Leonor died in 1988. Leon, Ileana, and Rodolfo believed at the time that Leonor had devised her mineral interests in the entire 7,016 acres to them in equal shares as part of the residuary. Over the years, Leon, Ileana, and Rodolfo executed numerous mineral leases on various portions of the land, including the minerals under Las Piedras Ranch to Enron, which was transferred to ConocoPhillips.
Leon died in 2006. Leon’s death terminated his life estate, which passed to his children: Leon Jr., and Rosalinda. Leon’s children filed the instant dispute, contending that Leonor’s residuary devise did not include the mineral interest in Las Piedras Ranch, but that it passed to Leon as part of his life estate. The children asserted that Leonor’s will had left their father Leon a life estate in not only the surface of Las Piedras Ranch but also the minerals beneath it, and that the residuary devise to their father, aunt, and uncle did not include the mineral interests under the Ranch. They claimed ownership rights accordingly and sought a declaration of the parties’ ownership interests.
The Texas Supreme Court painstakingly detailed the ownership rights and agreements over nearly 80 years with charts contained in the opinion. Ultimately, the decision came down to the basics of will construction and interpretation under Texas law.
Will Construction Under Texas Law
Under Texas law, the rules of will construction are as follows:
In construing a will, the court’s focus is on the testatrix’s intent”, which “must be ascertained from the language found within the four corners of the will”, if possible, and “determined as of the time the will is executed”. “[W]hen a term in a will ‘is open to more than one construction,’ a court can consider ‘the circumstances existing when the will was executed.’”
Here, the Texas Supreme Court looked at the language in the will and the circumstances existing when the will was executed.
The Terms of the Will
Leonor’s bequest of a life estate to Leon Oscar Sr. in her will capitalizes “Ranch ‘Las Piedras’” and places the name in quotation marks. This treatment indicates that the terms have a specific meaning to Leonor and her family. The court cited to a Texas appellate court case putting import on the capitalization of words and the enclosure of words in quotation marks to indicate specific terminology.

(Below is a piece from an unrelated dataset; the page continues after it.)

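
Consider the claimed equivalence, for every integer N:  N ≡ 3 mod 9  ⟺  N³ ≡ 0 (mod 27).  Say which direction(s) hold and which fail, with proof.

Only the forward direction holds.

[⇒] Suppose N ≡ 3 (mod 9). Working modulo 27, N ∈ {3, 12, 21}; for each such r, r³ ≡ 0 (mod 27).

[⇐] This fails: take N = 0. Then 0³ = 0 ≡ 0 (mod 27), yet 0 ≡ 0 (mod 9), not 3.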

The Circumstances Existing When the Will Was Executed
The Texas Supreme Court examined the circumstances that existed at the time the will was executed to determine the specific meaning of “Ranch ‘Las Piedras’”.
The Court looked to a 1975 Partition Agreement that refers to a 1,058 acre tract as “Las Piedras Pasture”, expressly stating that only surface of the tracts was covered, not the minerals, which were to remain undivided.

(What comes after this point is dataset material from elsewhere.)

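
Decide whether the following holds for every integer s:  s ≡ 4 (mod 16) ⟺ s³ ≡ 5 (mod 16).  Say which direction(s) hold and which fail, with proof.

(⟹) This fails: take s = 4. Then 4 ≡ 4 (mod 16), but 4³ = 64 ≡ 0 (mod 16), not 5.

(⟸) This fails: take s = 13. Then 13³ = 2197 ≡ 5 (mod 16), yet 13 ≡ 13 (mod 16), not 4.

Neither implication holds.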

The Court also considered a 1978 exchange agreement between Leon Sr. and Ileana that partitioned the “surface to 1,058 acres …known as “Las Piedras Ranch’” and conveys the surface to the land. Elsewhere the agreement makes clear that the deed of exchange did not include oil, gas and other minerals which remain undivided.
Relying on the terms of the will and the circumstances existing at the time the will was executed, the Texas Supreme Court construed the will as follows:
[T]he history of conveyances since 1941 demonstrate the Ramirez family’s intent that each member’s mineral interest in the larger 7000+ acre tract remain undivided….When the family separated Leon Juan’s surface estate into Las Piedras Ranch and two other parcels, they expressly declined to separate the minerals. This is strong evidence that the family intended that their ownership of all the estate minerals be joint.
The Texas Supreme court reversed the opinion and ruled that petitioners were entitled to judgment as a matter of law. Leonor gave Leon her interest in the surface of Las Piedras Ranch for life, but gave her interest in the minerals in the 7,016 acre family estate equally to her three children. A very complicated chain of devises and deeds, untangled by the Texas Supreme Court using the basics of will construction under Texas law.